唐突な始まりではあるが・・・私はなるべく自分自身の直感というものを大事にしている。ふと生徒さんを思い浮かべると『あの子の才能はこのことかなとか、もしかするとこの子の強みはここかもしれない』と不意に頭の中に浮かぶことがある。その点に注目してレッスン時に様子を見ていると的外れではないと感じることがある。自分自身の子供であればその強みを最大限に活かそうとするのだが、親御さんにはやんわりとそしてあっさりとその情報だけを伝えるようにしている。直感の優れたお母様方であれば通じたと感じることもあるが、多くのお母様は聞き逃しているようにも思うことも少なくはない。親御さんのお子さんを熟視することを奪いたくないためにそれ以上突っ込まないようにしてもいるが、この子にしかないものを見極め育てる親の目を養ってほいと強く願っている。平賀源内のようなマルチな能力があるにも拘わらず親がその才能に気付かないことでその才能を埋もれさせてしまわないように心掛けてほしい。そのためには子供が好きでたまらないものに熱中させることや情熱を持って行っていることをとことん経験させて欲しいと考える。

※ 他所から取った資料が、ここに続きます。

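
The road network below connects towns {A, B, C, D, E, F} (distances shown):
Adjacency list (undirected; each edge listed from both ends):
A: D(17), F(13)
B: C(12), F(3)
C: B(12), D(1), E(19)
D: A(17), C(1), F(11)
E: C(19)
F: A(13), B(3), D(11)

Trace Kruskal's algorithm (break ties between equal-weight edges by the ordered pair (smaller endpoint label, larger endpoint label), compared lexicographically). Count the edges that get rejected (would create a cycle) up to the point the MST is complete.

2

Kruskal's algorithm — process edges by increasing weight (ties by edge label):
C D (1): add — endpoints in different components.
B F (3): add — endpoints in different components.
D F (11): add — endpoints in different components.
B C (12): skip — B and C already connected.
A F (13): add — endpoints in different components.
A D (17): skip — A and D already connected.
C E (19): add — endpoints in different components.
Edges rejected before the tree was complete: 2.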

私は子供の頃から良くも悪くも大人の世界を垣間見る経験が多かった。その人を見るということが現在の仕事のベースになっている。とるに足らない人間ではあるがこの分析力を持って多面的に思考できることは自分自身の中に多くの満足感をもたらし、知らない世界を覗き込もうとする気力に満ちてはいる。ただ老体に鞭打つことが増えてきて今日も首が痛いだの肩が凝る単行本の活字が見えない老化と格闘中である。お子さんをお持ちのお母様はまだまだ若い、馬力を出そうと思えば出せる状況にあるのだから今を大事に子供を熟視して欲しいと願うばかりである。